Cobras Strike Nine Past Cheam
By Jeremy Duffy
Cobras 9 – 1 Cheam M3
‘Zen and the art of hockey playing’
Like so many teams in the pursuit of greatness, the Cobras work tirelessly on their performance and internal culture – get this right and the results take care of themselves. So, following a functional win in Croydon last week, there was a detailed review of the performance by our tireless skipper to right some of the wrongs.
This had two outcomes:
1. The transformation of our skipper from red faced, ranting maniac in the midfield to zen master at one with the astro
2. The announcement of a new exciting style and formation by **** (the hockey player formerly known as James Hamper) in the pursuit of hockey nirvana
Having climbed Ditton Hill for enlightenment, **** explained that the theory was based on triangles and to find nirvana we must always have the ability to pass between earth, wind and fire.
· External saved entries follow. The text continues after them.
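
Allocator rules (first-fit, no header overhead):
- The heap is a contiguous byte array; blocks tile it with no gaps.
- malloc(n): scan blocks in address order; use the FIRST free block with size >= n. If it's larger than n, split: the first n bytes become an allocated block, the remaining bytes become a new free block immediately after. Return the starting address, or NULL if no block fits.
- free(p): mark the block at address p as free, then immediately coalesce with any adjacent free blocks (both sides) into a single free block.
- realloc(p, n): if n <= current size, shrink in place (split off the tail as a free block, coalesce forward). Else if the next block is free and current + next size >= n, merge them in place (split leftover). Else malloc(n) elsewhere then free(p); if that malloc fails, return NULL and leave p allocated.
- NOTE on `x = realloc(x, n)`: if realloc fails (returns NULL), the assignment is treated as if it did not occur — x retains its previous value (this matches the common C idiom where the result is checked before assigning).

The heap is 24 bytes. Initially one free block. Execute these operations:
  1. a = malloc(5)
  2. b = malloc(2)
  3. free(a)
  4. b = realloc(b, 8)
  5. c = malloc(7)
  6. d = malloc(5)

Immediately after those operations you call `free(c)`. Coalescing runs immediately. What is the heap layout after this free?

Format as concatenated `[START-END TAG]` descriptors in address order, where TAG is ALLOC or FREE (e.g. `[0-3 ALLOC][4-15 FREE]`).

Op 1: a = malloc(5) -> a = 0; heap: [0-4 ALLOC][5-23 FREE]
Op 2: b = malloc(2) -> b = 5; heap: [0-4 ALLOC][5-6 ALLOC][7-23 FREE]
Op 3: free(a) -> (freed a); heap: [0-4 FREE][5-6 ALLOC][7-23 FREE]
Op 4: b = realloc(b, 8) -> b = 5; heap: [0-4 FREE][5-12 ALLOC][13-23 FREE]
Op 5: c = malloc(7) -> c = 13; heap: [0-4 FREE][5-12 ALLOC][13-19 ALLOC][20-23 FREE]
Op 6: d = malloc(5) -> d = 0; heap: [0-4 ALLOC][5-12 ALLOC][13-19 ALLOC][20-23 FREE]
free(c): c = 13 -> block [13-19 ALLOC]; mark free, coalesce with adjacent free neighbors -> [0-4 ALLOC][5-12 ALLOC][13-23 FREE]

Answer: [0-4 ALLOC][5-12 ALLOC][13-23 FREE]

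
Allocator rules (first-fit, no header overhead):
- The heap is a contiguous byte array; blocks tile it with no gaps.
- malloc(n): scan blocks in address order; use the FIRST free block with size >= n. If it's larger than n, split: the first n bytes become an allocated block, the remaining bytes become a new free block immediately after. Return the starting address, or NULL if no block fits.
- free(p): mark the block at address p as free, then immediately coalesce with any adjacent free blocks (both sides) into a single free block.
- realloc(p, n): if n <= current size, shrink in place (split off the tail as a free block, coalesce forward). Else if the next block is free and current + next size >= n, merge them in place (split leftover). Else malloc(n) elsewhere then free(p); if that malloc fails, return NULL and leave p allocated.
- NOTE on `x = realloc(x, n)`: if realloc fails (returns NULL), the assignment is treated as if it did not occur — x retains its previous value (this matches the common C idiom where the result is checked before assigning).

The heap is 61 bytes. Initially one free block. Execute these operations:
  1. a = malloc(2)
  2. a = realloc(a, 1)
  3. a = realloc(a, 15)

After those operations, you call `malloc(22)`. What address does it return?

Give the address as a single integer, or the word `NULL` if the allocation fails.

Answer: 15

Derivation:
Op 1: a = malloc(2) -> a = 0; heap: [0-1 ALLOC][2-60 FREE]
Op 2: a = realloc(a, 1) -> a = 0; heap: [0-0 ALLOC][1-60 FREE]
Op 3: a = realloc(a, 15) -> a = 0; heap: [0-14 ALLOC][15-60 FREE]
malloc(22): first-fit scan over [0-14 ALLOC][15-60 FREE] -> 15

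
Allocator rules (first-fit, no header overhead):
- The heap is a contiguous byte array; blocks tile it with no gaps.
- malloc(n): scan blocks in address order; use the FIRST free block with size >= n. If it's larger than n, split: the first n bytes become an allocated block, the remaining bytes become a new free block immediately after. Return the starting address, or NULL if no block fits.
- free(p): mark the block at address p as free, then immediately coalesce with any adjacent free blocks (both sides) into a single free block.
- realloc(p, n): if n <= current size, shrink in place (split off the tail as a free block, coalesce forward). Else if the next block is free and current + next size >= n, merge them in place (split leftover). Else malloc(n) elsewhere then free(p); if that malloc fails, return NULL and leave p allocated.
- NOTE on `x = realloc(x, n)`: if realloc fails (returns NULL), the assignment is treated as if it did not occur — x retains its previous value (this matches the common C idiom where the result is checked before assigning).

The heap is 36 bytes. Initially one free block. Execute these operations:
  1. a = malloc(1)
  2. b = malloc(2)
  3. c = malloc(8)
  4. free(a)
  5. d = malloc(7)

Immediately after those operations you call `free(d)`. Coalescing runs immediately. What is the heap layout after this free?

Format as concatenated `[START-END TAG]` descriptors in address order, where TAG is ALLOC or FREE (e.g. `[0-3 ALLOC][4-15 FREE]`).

Answer: [0-0 FREE][1-2 ALLOC][3-10 ALLOC][11-35 FREE]

Derivation:
Op 1: a = malloc(1) -> a = 0; heap: [0-0 ALLOC][1-35 FREE]
Op 2: b = malloc(2) -> b = 1; heap: [0-0 ALLOC][1-2 ALLOC][3-35 FREE]
Op 3: c = malloc(8) -> c = 3; heap: [0-0 ALLOC][1-2 ALLOC][3-10 ALLOC][11-35 FREE]
Op 4: free(a) -> (freed a); heap: [0-0 FREE][1-2 ALLOC][3-10 ALLOC][11-35 FREE]
Op 5: d = malloc(7) -> d = 11; heap: [0-0 FREE][1-2 ALLOC][3-10 ALLOC][11-17 ALLOC][18-35 FREE]
free(d): d = 11 -> block [11-17 ALLOC]; mark free, coalesce with adjacent free neighbors -> [0-0 FREE][1-2 ALLOC][3-10 ALLOC][11-35 FREE]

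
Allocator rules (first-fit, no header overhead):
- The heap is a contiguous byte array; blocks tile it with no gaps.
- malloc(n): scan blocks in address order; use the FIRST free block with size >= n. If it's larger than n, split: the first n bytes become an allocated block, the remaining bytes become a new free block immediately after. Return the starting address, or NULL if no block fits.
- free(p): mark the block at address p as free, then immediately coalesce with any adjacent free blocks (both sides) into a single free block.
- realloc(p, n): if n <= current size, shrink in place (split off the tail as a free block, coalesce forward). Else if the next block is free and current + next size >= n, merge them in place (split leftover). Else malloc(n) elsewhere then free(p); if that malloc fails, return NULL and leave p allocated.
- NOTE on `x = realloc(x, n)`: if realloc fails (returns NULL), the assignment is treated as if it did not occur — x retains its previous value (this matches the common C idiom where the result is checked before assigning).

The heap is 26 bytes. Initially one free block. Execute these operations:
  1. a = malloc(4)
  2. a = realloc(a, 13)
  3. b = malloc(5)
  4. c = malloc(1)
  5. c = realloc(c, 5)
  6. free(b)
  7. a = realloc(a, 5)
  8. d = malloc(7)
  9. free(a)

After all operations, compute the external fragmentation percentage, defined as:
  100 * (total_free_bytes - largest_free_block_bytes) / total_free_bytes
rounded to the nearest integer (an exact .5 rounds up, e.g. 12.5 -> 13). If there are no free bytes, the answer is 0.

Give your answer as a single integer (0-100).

Op 1: a = malloc(4) -> a = 0; heap: [0-3 ALLOC][4-25 FREE]
Op 2: a = realloc(a, 13) -> a = 0; heap: [0-12 ALLOC][13-25 FREE]
Op 3: b = malloc(5) -> b = 13; heap: [0-12 ALLOC][13-17 ALLOC][18-25 FREE]
Op 4: c = malloc(1) -> c = 18; heap: [0-12 ALLOC][13-17 ALLOC][18-18 ALLOC][19-25 FREE]
Op 5: c = realloc(c, 5) -> c = 18; heap: [0-12 ALLOC][13-17 ALLOC][18-22 ALLOC][23-25 FREE]
Op 6: free(b) -> (freed b); heap: [0-12 ALLOC][13-17 FREE][18-22 ALLOC][23-25 FREE]
Op 7: a = realloc(a, 5) -> a = 0; heap: [0-4 ALLOC][5-17 FREE][18-22 ALLOC][23-25 FREE]
Op 8: d = malloc(7) -> d = 5; heap: [0-4 ALLOC][5-11 ALLOC][12-17 FREE][18-22 ALLOC][23-25 FREE]
Op 9: free(a) -> (freed a); heap: [0-4 FREE][5-11 ALLOC][12-17 FREE][18-22 ALLOC][23-25 FREE]
Free blocks: [5 6 3] total_free=14 largest=6 -> 100*(14-6)/14 = 800/14 ≈ 57.143 -> rounds to 57

Answer: 57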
The relaunch of this hockey higher consciousness began at 4pm on Saturday. As storm Jorge had battered most of Surrey for the day, the sun came out to bear witness to this new exciting style. Just as well because not many other people did! Unfortunately warnings from Public Health England deterred all but our most diehard fans – Harry and Ollie’s dads we salute you!
As the match got underway it was clear that the players were enjoying this new altered state. The frontline worked hard to receive the ball and stretch the idea and concept of a defence. All this lead **** to consider the existential question: If you run past a defender and he doesn’t make a sound is he really there?
With strong support from Gregor and the young Buddha Ollie Neal on the right hand side, Cobras 2.0 was starting to look pretty slick from the sidelines. All of this positive energy was helping ****’s chi and creating room for the midfield to run into.
Queue the arrival of the Crouching Tiger, James King, who had a field day snaffling half chances and making decisive late runs into the D to create a hatful of opportunities. Unfortunately Grazing Rhino, Craig Schulz, and Hibernating Bear, Rich O’Connor were struggling with their personal raki at this time and proceeded to miss a boatload of sitters! So the Tiger took it on himself and bagged a first half hat trick inside 30 minutes. Time for a hard earned rest and so off the Tiger went. Whilst the hat trick hero was having a well-earned break, Cheam released their circus performer – the one armed left handed dribbler, who confounded and stunned half the team with his wizardry and somehow managed to score, upsetting ****’s flow. So the Tiger came back on to restore the yin and yang, and banged in another.
A first half of light must always be followed by a second half of shade – so we changed ends. The second half saw a tsunami of opportunities created as the Cobras poured forward like a relentless waterfall. Short corners were many, the goals flowed like nectar from the petals of the lotus flower. A beautiful lob finish from the young Buddha Ollie, and two goals from the confirmed non Buddhist Alex McKee (who got sent to the side to find inner peace), confirmed the Cobra’s higher state of consciousness in the art of hockey play. There was even a further goal scored, but such was the overwhelming tide of emotions from the game I can’t recall which ninja claimed this. We shall put it down to the positive forces of earth, wind, and fire…
Metaphysical force of the day (and POM) – Crouching Tiger JK!
Zen hockey is alive and well and living in Surbiton.